Spécifiquement pour le personnel des trains: supporters agent de train en Suisse (par des agents de trains formés par des spécialistes externes, et qui soutiennent leurs collègues par téléphone lors de situation difficiles).

Après le voyage

Service clientèle, police locale, police ferroviaire,

Spécifiquement pour le personnel des trains : formation continue, soutien par les supérieurs après une agression, suivi par le réseau social, poursuites d'office.

Bruno Bärtsch est entré aux CFF en 1980 comme apprenti de gare à Chiasso. Durant une dizaine d’année, il a exercé sa profession en Suisse alémanique. En 1997, il est engagé par la Police ferroviaire après avoir suivi la formation complète de policier. Il a été chef de groupe à la Polfer de Neuchâtel. C’est à lui que la Police ferroviaire a confié le mandat de diriger la première volée d’agents de prévention. Interview de ce policier affilié depuis 21 ans au SEV.

Comment est structuré le travail des agents de prévention ?

Ils travaillent toujours par équipe de deux agents. Ils ont un secteur à couvrir d’après l’horaire qui leur est assigné. Hormis les trains pyjamas indiqués sur leur planning et qu’ils doivent accompagner, ils sont libres de choisir les trains dans lesquels ils vont travailler. Le 90% de leurs tâches s’effectuent dans les trains et le 10% dans les gares.

Après les premières semaines d’entrée en fonction des agents de prévention, quel enseignement en tirez-vous ?

Très positif ! Durant le mois de mai, nos dix agents ont accompagné environ 812 trains en Suisse romande. Le nombre de coups de mains donnés à la clientèle des CFF et le nombre de situations tendues qui ont pu être désamorcées est impressionnant. Le feed-back de la part de la clientèle est en tout cas très bon.

Et que disent les contrôleurs et les chefs de train ?

Nos agents de prévention accompagnent surtout les trains régionaux où, comme vous le savez, il n’y a que des contrôles sporadiques des titres de transport. Dans les trains directs, les contacts avec les contrôleurs et les chefs de train sont plutôt bons, voire très bons et utiles. Début juin, une patrouille d’agents de prévention a pu éviter qu’un contrôleur se fasse agresser.

Et si une situation entre clients et agents de prévention devrait tourner au vinaigre ?

Si quelqu’un viendrait à lever la main contre l’un de nos agents de prévention, ce serait pour nous un échec dans notre travail de médiation. Nos agents doivent savoir jusqu’où ils peuvent aller. Ils n’ont pas d’armes hormis leur téléphone et leur bon sens.

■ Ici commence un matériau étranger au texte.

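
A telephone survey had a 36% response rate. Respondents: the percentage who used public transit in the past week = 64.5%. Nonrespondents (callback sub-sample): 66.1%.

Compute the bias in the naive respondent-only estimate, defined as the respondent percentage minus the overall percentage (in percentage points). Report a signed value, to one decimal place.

-1.0 percentage points

Nonresponse fraction = 1 − 0.36 = 0.64.
Bias = (nonresponse fraction) × (respondent percentage − nonrespondent percentage)
     = 0.64 × (64.5 − 66.1) = 0.64 × -1.6 = -1.024.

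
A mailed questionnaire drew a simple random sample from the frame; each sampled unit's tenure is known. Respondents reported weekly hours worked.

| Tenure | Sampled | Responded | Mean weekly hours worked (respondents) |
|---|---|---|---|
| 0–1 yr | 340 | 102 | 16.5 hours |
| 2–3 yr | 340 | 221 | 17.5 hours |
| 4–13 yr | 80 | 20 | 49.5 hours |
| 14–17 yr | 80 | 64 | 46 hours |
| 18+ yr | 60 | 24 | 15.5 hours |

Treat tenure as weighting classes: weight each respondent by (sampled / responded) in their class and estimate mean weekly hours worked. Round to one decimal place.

22.4

Class response rates: 0–1 yr 102/340 = 30%, 2–3 yr 221/340 = 65%, 4–13 yr 20/80 = 25%, 14–17 yr 64/80 = 80%, 18+ yr 24/60 = 40%.
Inverse-response-rate weighting restores each class to its sampled count, so class totals weight by n_sampled:
  0–1 yr: 340 × 16.5 = 5610
  2–3 yr: 340 × 17.5 = 5950
  4–13 yr: 80 × 49.5 = 3960
  14–17 yr: 80 × 46 = 3680
  18+ yr: 60 × 15.5 = 930
Adjusted estimate = 20,130 / 900 = 22.3667 → 22.4.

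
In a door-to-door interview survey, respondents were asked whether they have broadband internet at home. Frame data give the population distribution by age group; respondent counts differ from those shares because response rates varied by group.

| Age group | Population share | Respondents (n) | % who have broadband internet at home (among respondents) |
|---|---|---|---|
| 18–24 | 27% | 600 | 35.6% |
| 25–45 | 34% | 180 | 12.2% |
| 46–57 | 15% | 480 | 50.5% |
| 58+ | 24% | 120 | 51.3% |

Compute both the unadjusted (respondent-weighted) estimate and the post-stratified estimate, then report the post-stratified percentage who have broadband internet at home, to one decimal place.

Unadjusted (pooled respondent) estimate weights by respondent counts:
  (600/1380)×35.6 + (180/1380)×12.2 + (480/1380)×50.5 + (120/1380)×51.3 = 39.0957%
Post-stratified estimate weights by population shares:
  0.27×35.6 + 0.34×12.2 + 0.15×50.5 + 0.24×51.3 = 33.647%

33.6%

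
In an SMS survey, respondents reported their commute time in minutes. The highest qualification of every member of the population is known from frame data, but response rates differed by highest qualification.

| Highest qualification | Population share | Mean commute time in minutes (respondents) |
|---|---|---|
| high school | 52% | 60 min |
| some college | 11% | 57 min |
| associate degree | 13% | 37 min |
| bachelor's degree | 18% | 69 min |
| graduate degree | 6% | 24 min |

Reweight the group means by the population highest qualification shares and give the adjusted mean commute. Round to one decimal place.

Post-stratification weights by population share, not respondent share:
  high school: 0.52 × 60 = 31.2
  some college: 0.11 × 57 = 6.27
  associate degree: 0.13 × 37 = 4.81
  bachelor's degree: 0.18 × 69 = 12.42
  graduate degree: 0.06 × 24 = 1.44
Post-stratified estimate = 56.14 → 56.1.

56.1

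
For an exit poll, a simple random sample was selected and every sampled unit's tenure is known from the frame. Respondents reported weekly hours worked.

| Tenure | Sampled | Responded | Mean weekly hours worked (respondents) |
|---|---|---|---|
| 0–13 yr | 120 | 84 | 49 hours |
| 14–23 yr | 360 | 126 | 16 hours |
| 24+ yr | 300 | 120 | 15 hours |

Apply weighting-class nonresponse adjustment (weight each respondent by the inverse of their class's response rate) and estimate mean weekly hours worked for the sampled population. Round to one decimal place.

Class response rates: 0–13 yr 84/120 = 70%, 14–23 yr 126/360 = 35%, 24+ yr 120/300 = 40%.
With weight = n_sampled/n_responded per class, the weighted class total is n_sampled:
  0–13 yr: 120 × 49 = 5880
  14–23 yr: 360 × 16 = 5760
  24+ yr: 300 × 15 = 4500
Adjusted estimate = 16,140 / 780 = 20.6923 → 20.7.

20.7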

N’avez-vous pas une vision trop angélique de l’incivilité et de la violence ?

Je crois très fort au pouvoir de la prévention avant la répression. Regardez les succès remportés par les campagnes de prévention contre l’alcoolisme et contre les excès de vitesse sur la route. Il n’y a pas de raison que nos agents de prévention ne fassent pas baisser le taux de violence et d’incivilité dans les trains.